Running throughout this weekend, from August 21-24, along Yonge Street from Queen Street to College Street and surrounding areas, Scotiabank BuskerFest, is attended annually by around 1.5 million people. The international audience is treated to enthralling performances from world-class street artists from around the globe – including from Canada and the U.S., and as far away as Australia, Austria, Argentina, Belgium, Germany, Hungary, Ireland, Italy, Japan, Mexico, New Zealand, Russia, Spain, Sweden and the United Kingdom.

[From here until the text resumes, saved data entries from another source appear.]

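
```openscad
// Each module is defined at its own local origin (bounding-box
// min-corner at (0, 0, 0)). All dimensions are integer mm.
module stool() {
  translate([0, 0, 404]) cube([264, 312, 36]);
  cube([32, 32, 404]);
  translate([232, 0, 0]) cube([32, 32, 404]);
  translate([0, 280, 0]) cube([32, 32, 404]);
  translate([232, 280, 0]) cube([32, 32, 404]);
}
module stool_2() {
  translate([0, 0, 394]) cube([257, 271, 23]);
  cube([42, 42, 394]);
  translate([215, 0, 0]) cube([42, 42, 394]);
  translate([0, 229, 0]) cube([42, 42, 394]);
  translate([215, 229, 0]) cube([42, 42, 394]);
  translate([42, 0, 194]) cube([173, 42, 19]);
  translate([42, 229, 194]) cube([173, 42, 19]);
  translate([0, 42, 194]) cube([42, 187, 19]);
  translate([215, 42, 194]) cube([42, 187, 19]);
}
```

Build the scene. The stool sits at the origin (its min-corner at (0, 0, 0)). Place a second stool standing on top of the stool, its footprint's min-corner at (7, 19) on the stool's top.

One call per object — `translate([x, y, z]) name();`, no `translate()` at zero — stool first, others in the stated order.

stool();
translate([7, 19, 440]) stool_2();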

Adam Solomon had originally heard about BuskerFest, North America’s biggest street performer’s festival and the largest Epilepsy awareness-raising event in the world, particularly through his African blues trio drummer who also works for the cause of epilepsy awareness in Toronto.
Performing as a solo artist today and tomorrow at the festival, Solomon said “this issue of epilepsy is a cause that why I believe in getting involved with. What they’re doing it they’re bringing awareness of epilepsy and also supporting services for those who are living with epilepsy.”